A Polícia Civil de Santa Catarina investiga Amanda Maria Souza de Oliveira, de 37 anos, por falsa identidade e estelionato após ela confessar ter vivido por 14 meses com uma família de Joinville, no Norte do estado, fingindo ser uma adolescente de apenas 12 anos.

Segundo as investigações, Amanda utilizava uma série de estratégias para sustentar o personagem. Ela usava chupetas, mamadeiras e um objeto para dormir conhecido como “cheirinho”, além de afirmar falsamente que era autista e que aparentava ser mais velha devido a supostas sequelas de tratamentos hormonais forçados na infância.

De acordo com a Polícia Civil, a mulher, que se apresentava como “Gabriele”, simulava comportamentos infantilizados, afinava a voz, encenava crises de pânico durante a noite e demonstrava carência emocional para conquistar a confiança das pessoas ao seu redor. O delegado Rodrigo Bueno Gusso afirmou que ela conseguiu “sequestrar emocionalmente” a família que a acolheu.

A aproximação com a família ocorreu por meio da intermediação de um pastor. Inicialmente, Amanda disse ter 18 anos, experiência em panificação e estar em busca de emprego. Com o tempo, passou a relatar problemas de saúde e dificuldades financeiras, sensibilizando os moradores da residência.

Após conquistar a confiança da família, mudou a versão da própria história e passou a afirmar que tinha apenas 11 anos e que havia sido vítima de abusos. Com isso, foi acolhida pelo casal e passou a morar no local.

Segundo a investigação, Amanda também convenceu a família a não matriculá-la na escola ao alegar que um suposto “pai abusador” poderia descobrir seu paradeiro caso ela frequentasse aulas.

A farsa foi descoberta após uma parente da família desconfiar da história e realizar pesquisas na internet. A mulher encontrou registros de um caso semelhante ocorrido no Rio de Janeiro e percebeu semelhanças no modo de agir da suspeita. A informação foi repassada à família, que procurou a polícia.

As investigações apontam que Amanda já teria aplicado golpes semelhantes em pelo menos outros cinco estados: São Paulo, Rio de Janeiro, Minas Gerais, Rio Grande do Sul e Goiás. Em Nova Iguaçu (RJ), ela chegou a sensibilizar a coordenadora de um projeto social utilizando histórias parecidas.

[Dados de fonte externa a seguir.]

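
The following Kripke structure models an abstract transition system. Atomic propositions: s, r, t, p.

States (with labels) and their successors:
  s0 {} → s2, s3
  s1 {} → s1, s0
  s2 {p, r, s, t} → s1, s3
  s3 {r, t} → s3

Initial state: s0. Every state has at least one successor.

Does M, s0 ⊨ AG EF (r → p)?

States satisfying EF (r → p): {s0, s1, s2}.
States satisfying AG EF (r → p): ∅.
s3 is reachable from s0 and violates EF (r → p), so AG fails at s0.
s0 ∉ Sat(AG EF (r → p)).

Does not hold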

Ainda segundo relatos, Amanda estudava características infantis para tornar o personagem mais convincente. Conforme uma das pessoas que tiveram contato com ela, a suspeita pesquisava comportamentos associados ao autismo e até formas de produzir desenhos que sugerissem situações de abuso.

A prisão em flagrante foi convertida em preventiva na quarta-feira (3). A defesa informou que solicitou um exame de sanidade mental, pedido que foi aceito pela Justiça. Amanda permanece presa enquanto aguarda a realização da perícia psicológica determinada pelo Judiciário.